Piccalilli is one of those condiments you can add to ham, cheese, pork pies, sandwiches and many more. I love the sweet spicy hit of flavour and the crunch of the vegetables. You can also taylor it by choosing vegetables to your own taste. This recipe was based on Jamie Oliver’s and I just adjusted the vegetables slightly. A lot of piccallili recipes require 4 weeks before you can have some, yes it does get better with age but this recipe tasted yummy straight away so you can enjoy it any time.

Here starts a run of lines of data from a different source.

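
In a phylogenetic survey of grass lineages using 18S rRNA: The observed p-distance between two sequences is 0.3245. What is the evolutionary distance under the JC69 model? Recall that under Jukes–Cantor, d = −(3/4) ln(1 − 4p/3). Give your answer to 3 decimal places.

0.425

d = −(3/4) ln(1 − 4p/3) = −0.75 ln(1 − 0.432667) = −0.75 ln(0.567333)
  = −0.75 × (-0.566809) = 0.425107 substitutions/site.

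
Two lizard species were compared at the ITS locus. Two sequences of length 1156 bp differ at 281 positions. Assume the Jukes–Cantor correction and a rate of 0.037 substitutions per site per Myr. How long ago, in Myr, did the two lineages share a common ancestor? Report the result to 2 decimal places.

p = 281/1156 ≈ 0.24308.
d = −(3/4) ln(1 − 4p/3) = −0.75 ln(1 − 0.324107) = −0.75 ln(0.675893)
  = −0.75 × (-0.391720) = 0.293790 substitutions/site.
Under a molecular clock d = 2μt, so t = d/(2μ) = 0.293790 / (2 × 0.037) = 3.97 Myr.

3.97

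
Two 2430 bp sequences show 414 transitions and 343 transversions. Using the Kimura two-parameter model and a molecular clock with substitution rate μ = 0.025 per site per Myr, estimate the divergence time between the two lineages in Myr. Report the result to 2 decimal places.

P = 414/2430 ≈ 0.17037 and Q = 343/2430 ≈ 0.141152.
Under the Kimura two-parameter model, d = −½ ln(1 − 2P − Q) − ¼ ln(1 − 2Q).
1 − 2P − Q = 0.518108, giving −½ ln(0.518108) = 0.328786.
1 − 2Q = 0.717696, giving −¼ ln(0.717696) = 0.082927.
d = 0.328786 + 0.082927 = 0.411713.
Under a molecular clock d = 2μt, so t = d/(2μ) = 0.411713 / (2 × 0.025) = 8.23 Myr.

8.23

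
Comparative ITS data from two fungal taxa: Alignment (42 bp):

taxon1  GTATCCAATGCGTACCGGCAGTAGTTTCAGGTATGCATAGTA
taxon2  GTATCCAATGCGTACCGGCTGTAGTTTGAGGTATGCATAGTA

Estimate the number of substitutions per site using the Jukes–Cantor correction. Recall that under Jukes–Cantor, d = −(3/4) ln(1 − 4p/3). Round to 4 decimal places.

0.0492

The sequences differ at 2 of 42 sites (20, 28), so p = 2/42 ≈ 0.047619.
d = −(3/4) ln(1 − 4p/3) = −0.75 ln(1 − 0.063492) = −0.75 ln(0.936508)
  = −0.75 × (-0.065597) = 0.049198 substitutions/site.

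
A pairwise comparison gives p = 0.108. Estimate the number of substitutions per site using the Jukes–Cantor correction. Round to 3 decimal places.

0.117

d = −(3/4) ln(1 − 4p/3) = −0.75 ln(1 − 0.144) = −0.75 ln(0.856)
  = −0.75 × (-0.155485) = 0.116614 substitutions/site.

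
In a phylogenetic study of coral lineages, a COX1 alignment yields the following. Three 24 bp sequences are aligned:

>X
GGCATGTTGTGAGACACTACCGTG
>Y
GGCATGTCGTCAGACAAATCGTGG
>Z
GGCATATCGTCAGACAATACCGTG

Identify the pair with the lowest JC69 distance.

X and Z

X–Y: 8/24 differ, p = 0.333, d = 0.441.
X–Z: 4/24 differ, p = 0.167, d = 0.188.
Y–Z: 6/24 differ, p = 0.250, d = 0.304.
The smallest distance is between X and Z.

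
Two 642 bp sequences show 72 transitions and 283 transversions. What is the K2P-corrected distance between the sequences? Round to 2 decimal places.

P = 72/642 ≈ 0.11215 and Q = 283/642 ≈ 0.44081.
Under the Kimura two-parameter model, d = −½ ln(1 − 2P − Q) − ¼ ln(1 − 2Q).
1 − 2P − Q = 0.33489, giving −½ ln(0.33489) = 0.546977.
1 − 2Q = 0.11838, giving −¼ ln(0.11838) = 0.533464.
d = 0.546977 + 0.533464 = 1.080441.

1.08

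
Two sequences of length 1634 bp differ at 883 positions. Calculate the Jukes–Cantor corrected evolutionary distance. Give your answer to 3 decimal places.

0.956

p = 883/1634 ≈ 0.540392.
d = −(3/4) ln(1 − 4p/3) = −0.75 ln(1 − 0.720523) = −0.75 ln(0.279477)
  = −0.75 × (-1.274835) = 0.956126 substitutions/site.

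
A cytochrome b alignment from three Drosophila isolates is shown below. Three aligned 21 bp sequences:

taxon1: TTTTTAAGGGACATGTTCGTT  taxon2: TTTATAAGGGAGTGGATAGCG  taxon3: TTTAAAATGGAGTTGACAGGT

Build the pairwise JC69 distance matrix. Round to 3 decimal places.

d(taxon1,taxon2) = 0.532, d(taxon1,taxon3) = 0.635, d(taxon2,taxon3) = 0.360

taxon1–taxon2: 8/21 sites differ → p ≈ 0.380952, d = −0.75 ln(1 − 0.507936) = 0.531860 ≈ 0.532.
taxon1–taxon3: 9/21 sites differ → p ≈ 0.428571, d = −0.75 ln(1 − 0.571428) = 0.635472 ≈ 0.635.
taxon2–taxon3: 6/21 sites differ → p ≈ 0.285714, d = −0.75 ln(1 − 0.380952) = 0.359679 ≈ 0.360.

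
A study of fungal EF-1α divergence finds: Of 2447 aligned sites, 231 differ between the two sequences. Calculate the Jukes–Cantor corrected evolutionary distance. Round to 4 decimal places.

p = 231/2447 ≈ 0.094401.
d = −(3/4) ln(1 − 4p/3) = −0.75 ln(1 − 0.125868) = −0.75 ln(0.874132)
  = −0.75 × (-0.134524) = 0.100893 substitutions/site.

0.1009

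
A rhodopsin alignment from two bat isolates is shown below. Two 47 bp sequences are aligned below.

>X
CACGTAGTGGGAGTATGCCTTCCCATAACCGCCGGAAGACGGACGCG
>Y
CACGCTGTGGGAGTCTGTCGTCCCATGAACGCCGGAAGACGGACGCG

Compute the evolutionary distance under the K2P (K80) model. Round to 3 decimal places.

0.166

Of 47 sites, 3 differences are transitions and 4 are transversions, so P = 3/47 ≈ 0.06383 and Q = 4/47 ≈ 0.085106.
Under the Kimura two-parameter model, d = −½ ln(1 − 2P − Q) − ¼ ln(1 − 2Q).
1 − 2P − Q = 0.787234, giving −½ ln(0.787234) = 0.119615.
1 − 2Q = 0.829788, giving −¼ ln(0.829788) = 0.046646.
d = 0.119615 + 0.046646 = 0.166261.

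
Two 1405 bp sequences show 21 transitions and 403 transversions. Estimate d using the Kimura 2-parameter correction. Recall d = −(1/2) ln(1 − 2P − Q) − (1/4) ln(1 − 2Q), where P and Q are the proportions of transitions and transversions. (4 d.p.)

P = 21/1405 ≈ 0.014947 and Q = 403/1405 ≈ 0.286833.
Under the Kimura two-parameter model, d = −½ ln(1 − 2P − Q) − ¼ ln(1 − 2Q).
1 − 2P − Q = 0.683273, giving −½ ln(0.683273) = 0.190430.
1 − 2Q = 0.426334, giving −¼ ln(0.426334) = 0.213133.
d = 0.190430 + 0.213133 = 0.403563.

0.4036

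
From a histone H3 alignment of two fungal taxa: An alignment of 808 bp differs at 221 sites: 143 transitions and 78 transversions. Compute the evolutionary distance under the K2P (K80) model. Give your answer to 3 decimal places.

0.353

P = 143/808 ≈ 0.17698 and Q = 78/808 ≈ 0.096535.
Under the Kimura two-parameter model, d = −½ ln(1 − 2P − Q) − ¼ ln(1 − 2Q).
1 − 2P − Q = 0.549505, giving −½ ln(0.549505) = 0.299369.
1 − 2Q = 0.80693, giving −¼ ln(0.80693) = 0.053630.
d = 0.299369 + 0.053630 = 0.352999.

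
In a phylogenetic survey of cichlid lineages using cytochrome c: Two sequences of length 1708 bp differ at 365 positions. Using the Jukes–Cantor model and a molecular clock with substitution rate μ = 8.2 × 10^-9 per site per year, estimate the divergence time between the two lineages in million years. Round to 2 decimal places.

p = 365/1708 ≈ 0.2137.
d = −(3/4) ln(1 − 4p/3) = −0.75 ln(1 − 0.284933) = −0.75 ln(0.715067)
  = −0.75 × (-0.335379) = 0.251534 substitutions/site.
Under a molecular clock d = 2μt, so t = d/(2μ) = 0.251534 / (2 × 8.2 × 10^-9) = 15.34 million years.

15.34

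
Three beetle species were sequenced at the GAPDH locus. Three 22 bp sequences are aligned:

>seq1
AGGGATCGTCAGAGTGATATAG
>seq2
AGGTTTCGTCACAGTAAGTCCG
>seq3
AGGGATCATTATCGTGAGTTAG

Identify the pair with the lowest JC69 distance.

seq1–seq2: 8/22 differ, p = 0.364, d = 0.497.
seq1–seq3: 6/22 differ, p = 0.273, d = 0.339.
seq2–seq3: 9/22 differ, p = 0.409, d = 0.591.
The smallest distance is between seq1 and seq3.

seq1 and seq3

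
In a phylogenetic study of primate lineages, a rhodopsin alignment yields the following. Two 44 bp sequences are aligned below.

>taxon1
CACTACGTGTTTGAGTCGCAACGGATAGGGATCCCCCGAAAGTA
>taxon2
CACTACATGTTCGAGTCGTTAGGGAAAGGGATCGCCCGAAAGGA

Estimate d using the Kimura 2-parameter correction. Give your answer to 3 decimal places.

0.208

Of 44 sites, 3 differences are transitions and 5 are transversions, so P = 3/44 ≈ 0.068182 and Q = 5/44 ≈ 0.113636.
Under the Kimura two-parameter model, d = −½ ln(1 − 2P − Q) − ¼ ln(1 − 2Q).
1 − 2P − Q = 0.75, giving −½ ln(0.75) = 0.143841.
1 − 2Q = 0.772728, giving −¼ ln(0.772728) = 0.064457.
d = 0.143841 + 0.064457 = 0.208298.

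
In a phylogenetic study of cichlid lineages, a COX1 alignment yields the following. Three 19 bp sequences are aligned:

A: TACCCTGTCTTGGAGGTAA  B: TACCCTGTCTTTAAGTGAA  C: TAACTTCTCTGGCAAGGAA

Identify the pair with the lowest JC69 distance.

A–B: 4/19 differ, p = 0.211, d = 0.247.
A–C: 7/19 differ, p = 0.368, d = 0.507.
B–C: 8/19 differ, p = 0.421, d = 0.618.
The smallest distance is between A and B.

A and B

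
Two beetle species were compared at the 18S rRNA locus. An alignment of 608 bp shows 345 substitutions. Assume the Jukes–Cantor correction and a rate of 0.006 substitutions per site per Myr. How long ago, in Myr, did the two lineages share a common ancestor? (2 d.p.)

88.31

p = 345/608 ≈ 0.567434.
d = −(3/4) ln(1 − 4p/3) = −0.75 ln(1 − 0.756579) = −0.75 ln(0.243421)
  = −0.75 × (-1.412963) = 1.059722 substitutions/site.
Under a molecular clock d = 2μt, so t = d/(2μ) = 1.059722 / (2 × 0.006) = 88.31 Myr.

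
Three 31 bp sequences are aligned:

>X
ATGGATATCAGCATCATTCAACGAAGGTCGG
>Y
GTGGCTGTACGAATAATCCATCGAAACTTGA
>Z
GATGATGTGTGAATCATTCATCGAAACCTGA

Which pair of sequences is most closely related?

Y and Z

X–Y: 13/31 differ, p = 0.419, d = 0.614.
X–Z: 13/31 differ, p = 0.419, d = 0.614.
Y–Z: 8/31 differ, p = 0.258, d = 0.316.
The smallest distance is between Y and Z.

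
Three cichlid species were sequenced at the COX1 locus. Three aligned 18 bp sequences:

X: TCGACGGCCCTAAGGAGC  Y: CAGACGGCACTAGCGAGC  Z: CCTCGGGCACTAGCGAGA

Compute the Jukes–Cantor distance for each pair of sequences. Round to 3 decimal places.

d(X,Y) = 0.347, d(X,Z) = 0.673, d(Y,Z) = 0.347

X–Y: 5/18 sites differ → p ≈ 0.277778, d = −0.75 ln(1 − 0.370371) = 0.346968 ≈ 0.347.
X–Z: 8/18 sites differ → p ≈ 0.444444, d = −0.75 ln(1 − 0.592592) = 0.673455 ≈ 0.673.
Y–Z: 5/18 sites differ → p ≈ 0.277778, d = −0.75 ln(1 − 0.370371) = 0.346968 ≈ 0.347.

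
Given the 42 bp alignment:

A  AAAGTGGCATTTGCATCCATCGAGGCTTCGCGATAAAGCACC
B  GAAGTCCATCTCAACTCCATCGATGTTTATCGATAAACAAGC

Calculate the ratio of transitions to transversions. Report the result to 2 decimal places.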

Ingredients (makes 4 medium jar’s)
- ½ large cauliflower , cut into small florets
- 1/2 head broccoli , cut into small florets
- 1 fennel bulb , cut into small chuks
- 3 red chillies, finely sliced
- 200 g fine green beans , chopped into short lengths
- 3 banana shallots , cut into rings
- 4 tbsp fine sea salt
- 2 tablespoons mustard oil
- 2 heaped tablespoons mustard seeds
- 2 tablespoons ground cumin
- 2 tablespoons turmeric
- 1 nutmeg , grated
- 2 tablespoons English mustard powder
- 4 tablespoons flour
- 500 ml white wine vinegar
- 1 apple , grated
- 6 tablespoons sugar
- 3 cloves garlic , crushed
- 2 tbsp dried herbs ( I used herbs de provence)
- 4 bay leaves
Method
- Put all the vegetables in a bowl, add the salt and enough water to cover. Leave in a cool place for about 1 hour.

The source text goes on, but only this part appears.